P.S. If you haven’t read Kenny’s recent post, A Surprising Suitor for Amazon Headquarters II, it’s hilarious — well worth a procrastination moment.

11 thoughts on “After This Great Audiobook, What Next?

  1. Melissa

    We started listening to the “How to Train Your Dragon” series because it was read by David Tennant (our favorite Doctor) and were quickly sucked into the story. David does such an amazing job with the voices that sometimes you forget it is just one person. The stories are very entertaining and great for listening with the whole family.

  2. Elizabeth Bluemle Post author

    Thanks so much for the recommendations! Most of these I haven’t listened to yet, but I can enthusiastically second THE HATE U GIVE, THE WEE FREE MEN, and Neil Gaiman’s ANANSI BOYS (narrated by Lenny Henry). Looking forward to the ones you’ve all mentioned! Thanks again.

  3. Connie Rockman

    If you have never read any of J.K. Rowling’s adult mysteries (under the pseudonym Robert Galbraith), they are all amazing on audio. Robert Glenister brings those characters and gruesome plots to life in a riveting reading each time.
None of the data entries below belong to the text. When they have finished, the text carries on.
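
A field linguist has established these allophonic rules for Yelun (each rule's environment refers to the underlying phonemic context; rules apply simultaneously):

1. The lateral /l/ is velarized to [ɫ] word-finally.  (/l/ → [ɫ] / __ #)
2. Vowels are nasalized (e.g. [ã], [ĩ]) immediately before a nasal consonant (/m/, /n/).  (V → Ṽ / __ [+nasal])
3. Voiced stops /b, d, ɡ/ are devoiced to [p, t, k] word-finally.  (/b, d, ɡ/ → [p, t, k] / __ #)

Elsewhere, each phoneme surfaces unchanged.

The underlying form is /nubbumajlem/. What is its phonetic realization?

[nubbũmajlẽm]

/n/ (word-initial): no rule targets it → [n].
/u/ (between /n/ and /b/) is in the target of rule 2 but the environment (before a nasal consonant) is not met → [u].
/b/ (between /u/ and /b/) is in the target of rule 3 but the environment (word-finally) is not met → [b].
/b/ (between /b/ and /u/) is in the target of rule 3 but the environment (word-finally) is not met → [b].
/u/ meets the environment for rule 2 (before a nasal consonant) → [ũ].
/m/ — not in any rule's target class → [m].
/a/ (between /m/ and /j/) is in the target of rule 2 but the environment (before a nasal consonant) is not met → [a].
/j/ — not in any rule's target class → [j].
/l/ (between /j/ and /e/) fails the environment for rule 1, so it stays [l].
/e/ (between /l/ and /m/) occurs before a nasal consonant → [ẽ] by rule 2.
/m/ stays [m].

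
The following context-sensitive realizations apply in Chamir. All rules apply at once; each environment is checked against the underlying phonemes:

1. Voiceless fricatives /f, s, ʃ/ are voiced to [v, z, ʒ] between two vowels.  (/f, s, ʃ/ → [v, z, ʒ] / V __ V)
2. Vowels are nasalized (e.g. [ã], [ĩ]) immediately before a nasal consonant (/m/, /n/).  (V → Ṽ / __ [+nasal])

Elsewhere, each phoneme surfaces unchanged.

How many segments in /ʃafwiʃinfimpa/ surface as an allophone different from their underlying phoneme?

Segments that undergo a rule: /ʃ/ → [ʒ] (rule 1); /i/ → [ĩ] (rule 2); /i/ → [ĩ] (rule 2).
All other segments surface unchanged.

3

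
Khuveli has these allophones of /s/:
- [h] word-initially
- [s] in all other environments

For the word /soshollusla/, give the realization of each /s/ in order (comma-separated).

[h], [s], [s]

Occurrence 1 (position 1): word-initially → [h].
Occurrence 2 (position 3): no conditioning environment matches → elsewhere allophone [s].
Occurrence 3 (position 9): no conditioning environment matches → elsewhere allophone [s].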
The Women in the Castle by Jessica Shattuck is an absolutely compelling read, and the audio edition, narrated by Cassandra Clare, is beautifully rendered. Don’t miss it.

  4. Lois McAuliffe

    I love the audio books of the Lockwood & Co. series, by Jonathan Stroud, read by Miranda Raison. (Book I is The Screaming Staircase) Book 5, The Empty Grave, the finale of the series, was just published in September. It’s fabulous.

  5. edulemba

    I would listen to Stephen Briggs read the phone book. It’s not new, but his readings of THE WEE FREE MEN and the entire Tiphany Aching series remains my all-time fave. 🙂 e

  6. Riley J.

    As always, John Green’s new novel “Turtles All the Way Down” is a cut above the rest, and the audiobook is equally outstanding. Anything written (and especially narrated) by Neil Gaiman should be listened to without hesitation. His short stories are all great, especially for those new to his writing, and I can’t stop raving about “The Truth is a Cave in the Black Mountains” (either as a standalone audiobook, or as an entry in his “Trigger Warning” collection). The combination of the story itself and his sonorous narration and the original music by FourPlay String Quartet… amazing!

  7. Erika

    The best audiobook in my experience is My Lady Jane by Cynthia Hand and 2 other authors. The voice actress is incredible and hilarious!

  8. Josh Funk

    Anything read by Kathleen McInerney. We started with Wendy Mass’s 11 Birthdays and have recently taken audiobooks out of the library based on her narration, regardless of what the book was.

  9. Linda Epstein

    I have to read so much for work but I try to keep up on reading more current releases via audio book. When they are good they are GOOD. I recently listened to Ibi Zoboi’s AMERICAN STREET on audio. It was amazing. Also, Bahni Turpin did a phenomenal job narrating Angie Thomas’s THE HATE YOU GIVE.

  10. Brianna Robinson

    I’m listening to Deborah Harkness’ series on CD and it’s wonderful.

    I’ve also listened to A Gentlemen’s Guide to Vice and Virtue by Mackenzi Lee, which was delightful and The Inquisitor’s Tale by Adam Gidwitz and Princess Academy by Shannon Hale. All were really well narrated and engrossing.